Преображенский В. С.
Мы подъезжаем к своему полевому лагерю, устало спрыгиваем с лошадей, снимаем ружья. Навстречу, радостно визжа и виляя мохнатым хвостом в репьях, выбегает заспанный сеттер Лада. Вслед за нею шумно, с возгласами «Ура, кажется, наши вернулись!» — выскакивают из палаток товарищи. Выскакивают и останавливаются, словно прилипают взглядами к нашим пустым переметным сумам.
Потом, как-то ссутулившись, один за другим разбредаются в разные стороны...
Трое суток мы бесплодно охотились в скалах водораздела, ползали, мокли, не спали ночи — от нашей удачи зависело настроение товарищей: продукты у них кончились, на этом участке затянулись геологические работы.
Молча, без посторонней помощи мы расседлываем лошадей, умываемся в холодном ручье, вместе со всеми идем обедать в большую палатку.
Прямо на земле, как всегда, расстелена скатерть. На ней, вкруг, — плошки все с той же пустой мучной затирухой.
Все едят настолько сосредоточенно, что настроение становится еще тяжелее. Невыносимо хочется бросить все и уйти, хотя и отлично понимаешь, что не виноват. В такие минуты надо держаться.
И вдруг это взвинченное состояние нарушает рабочий Петя:
— А знаете, пока вы в такую даль за тэками ездили, у нас под носом медведь пять ульев разбил, — говорил он невозмутимо, с аппетитом вылизывая свою посудину.
Оказывается, тут рядом, в ущелье на Кок-Тереке, есть пасека, и у пасечников — ни ружья, ни капканов; когда они уходят, то оставляют в избе «для острастки» горящую коптилку. А медведь обнаглел. Идет напролом — никого не боится... Как мы раньше об этом не знали!

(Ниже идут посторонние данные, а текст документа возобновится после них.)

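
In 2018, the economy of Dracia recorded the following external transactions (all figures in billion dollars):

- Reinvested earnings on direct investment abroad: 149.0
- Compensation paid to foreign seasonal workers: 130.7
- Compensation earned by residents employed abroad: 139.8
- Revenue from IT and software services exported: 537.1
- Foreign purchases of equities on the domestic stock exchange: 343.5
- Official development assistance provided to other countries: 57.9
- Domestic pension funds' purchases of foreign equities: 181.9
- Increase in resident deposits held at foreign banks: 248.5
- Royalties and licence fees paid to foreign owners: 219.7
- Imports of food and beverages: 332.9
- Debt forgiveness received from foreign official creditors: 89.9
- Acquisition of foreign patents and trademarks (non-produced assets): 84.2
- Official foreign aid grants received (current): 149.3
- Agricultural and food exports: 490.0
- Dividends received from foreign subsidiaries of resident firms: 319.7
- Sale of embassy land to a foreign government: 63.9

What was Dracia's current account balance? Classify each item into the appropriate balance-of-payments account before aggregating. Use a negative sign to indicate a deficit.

Goods: -332.9 + 490.0 = 157.1
Services: -219.7 + 537.1 = 317.4
Primary income: 139.8 + 319.7 - 130.7 + 149.0 = 477.8
Secondary income: -57.9 + 149.3 = 91.4
Current account = 157.1 + 317.4 + 477.8 + 91.4 = 1043.7
(Excluded from the current account — financial account: foreign purchases of equities on the domestic stock exchange 343.5, domestic pension funds' purchases of foreign equities 181.9, increase in resident deposits held at foreign banks 248.5; capital account: debt forgiveness received from foreign official creditors 89.9, acquisition of foreign patents and trademarks (non-produced assets) 84.2, sale of embassy land to a foreign government 63.9.)

1043.7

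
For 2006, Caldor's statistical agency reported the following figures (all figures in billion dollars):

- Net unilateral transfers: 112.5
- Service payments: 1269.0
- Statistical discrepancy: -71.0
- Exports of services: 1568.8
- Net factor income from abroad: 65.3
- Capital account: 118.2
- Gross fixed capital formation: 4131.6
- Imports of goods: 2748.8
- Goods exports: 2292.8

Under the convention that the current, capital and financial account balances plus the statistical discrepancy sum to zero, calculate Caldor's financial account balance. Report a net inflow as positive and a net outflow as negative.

-68.8

Goods balance = 2292.8 - 2748.8 = -456.0
Services balance = 1568.8 - 1269.0 = 299.8
Trade balance (goods + services) = -456.0 + 299.8 = -156.2
Net primary income = 65.3
Net secondary income = 112.5
Current account = -156.2 + 65.3 + 112.5 = 21.6
Financial account = -(21.6 + 118.2 + (-71.0)) = -68.8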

Некоторое время я слушаю товарищей и понимаю, чего они хотят от меня — бессменного охотника их экспедиции.
— Ну что же, друзья, вы, пожалуй правы. Надо пойти попытаться сегодня ночью, — отвечаю я им.
Когда вечернее солнце прищуренным кровавым глазом начинает косить из-за гребня по стенам ущелья, Петя отвозит меня на лошади. «Ни шерсти ни мяса», — сдавленно шепчет он на ухо и уезжает назад.

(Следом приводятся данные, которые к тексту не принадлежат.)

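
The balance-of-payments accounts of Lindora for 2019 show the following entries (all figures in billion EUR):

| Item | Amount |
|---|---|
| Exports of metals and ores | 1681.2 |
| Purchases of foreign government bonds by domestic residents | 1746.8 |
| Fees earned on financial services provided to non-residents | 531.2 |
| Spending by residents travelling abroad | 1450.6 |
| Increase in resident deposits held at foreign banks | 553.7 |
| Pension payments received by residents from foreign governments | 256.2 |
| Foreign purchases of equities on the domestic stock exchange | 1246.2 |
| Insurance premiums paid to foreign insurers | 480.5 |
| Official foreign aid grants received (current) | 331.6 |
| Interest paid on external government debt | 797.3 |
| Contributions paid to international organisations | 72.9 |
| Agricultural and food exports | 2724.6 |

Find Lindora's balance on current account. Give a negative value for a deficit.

Goods: 1681.2 + 2724.6 = 4405.8
Services: 531.2 - 480.5 - 1450.6 = -1399.9
Primary income: -797.3
Secondary income: -72.9 + 256.2 + 331.6 = 514.9
Current account = 4405.8 + (-1399.9) + (-797.3) + 514.9 = 2723.5
(Excluded from the current account — financial account: purchases of foreign government bonds by domestic residents 1746.8, increase in resident deposits held at foreign banks 553.7, foreign purchases of equities on the domestic stock exchange 1246.2.)

2723.5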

На пасеке пусто и сумрачно. Она стоит на травяном пятачке, на самом днище глухого ущелья, между рукавами реки.
Журчит по камням вода, сонно гудят в ульях пчелы. В маленькой избушке с большим замком на двери за почерневшим стеклом действительно горит коптилка.
Я нахожу небольшую щелку в углу оконной рамы, просовываю длинный прут, с большим трудом сбиваю с обгорелого фитиля пламя, отхожу в сторону и устраиваюсь у сваленного тополя. Залезаю ногами в спальный мешок, приваливаюсь спиною к бревну, на колени кладу ружье с взведенными курками, рядом с собою — топор.
Слева от меня — река с водопадом, впереди — полянка с деревом, дальше, вправо, — четыре улья. Они тоже, как и все окружающее, быстро расплываются во тьме. Но еще хуже — с каждой новой секундой, точно уплывает из рук ружье. Нетвердой рукой я вынимаю из кармана припасенный тюбик с зубной пастой, намазываю ею прорезь, мушку. И вдруг слышу: сзади, у самой избушки, сквозь уже привычный шум водопада под чьими-то тяжелыми шагами трещит ветка. Оглядываюсь. Но, кроме черных, как сажа, веток черемухи и зеленоватой звезды на угасающем небе, ничего не вижу.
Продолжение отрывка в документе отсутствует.